The Montgomery County Zoning Appeals Board has delayed a decision on a controversial proposal to build an ambulatory-care facility for staff physicians at Bethesda's Suburban Hospital, after hospital officials told the board that financing for the project is in doubt.

The request for a special exception to build the ambulatory-care facility will now be heard in January 1987.

The plan calls for a five-story medical office building and a 475-space underground garage on land adjacent to the hospital and across from the National Institutes of Health on Old Georgetown Road. Nearby residents oppose it as being "too massive" for the neighborhood of single-family homes.

Hospital Administrator Lynn Frank said Suburban asked for the delay because a bill before Congress would deny tax-exempt financing to hospitals.

Frank said the bond market "has been flooded with requests for tax-exempt financing" since developers learned of the proposed bill, which is known as Treasury Two. "We were just not far enough along with our proposal to float our bonds, nor could we be guaranteed we'd get the money if the bill passes this session," he said.

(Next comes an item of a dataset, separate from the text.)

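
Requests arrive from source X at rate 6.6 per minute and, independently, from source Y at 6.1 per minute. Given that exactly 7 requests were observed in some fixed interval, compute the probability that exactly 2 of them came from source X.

Given the total, each event is independently from source X with probability p = λ_X/(λ_X+λ_Y) = 6.6/12.7 ≈ 0.5197.
So K ~ Binomial(7, 6.6/12.7): P(K = 2) = C(7,2) · (6.6/12.7)^2 · (6.1/12.7)^5 ≈ 0.1450.

0.1450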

Frank said the cost of the proposed $7 million underground parking lot would be "astronomical under conventional" financing, but the hospital will use the next year to explore these methods, as well as a less costly version of the underground garage in case its tax-exempt status is eliminated by the pending legislation.

Members of the community who fought the expansion for nearly two years are "ecstatic" about the Oct. 17 postponement, according to Spring Swinehart, president of the Huntington Terrace Citizens Association.

"We're thrilled. We feel they asked for the continuance not just because they lost their financing but because both the planning staff and the planning board had recommended denying the zoning exception. Hopefully, they'll scale down the proposal before the 1987 hearing," she said.

Any changes made to the current Suburban proposal must be finalized and submitted to the zoning appeals board and the civic association 90 days before the hearing, zoning officials said.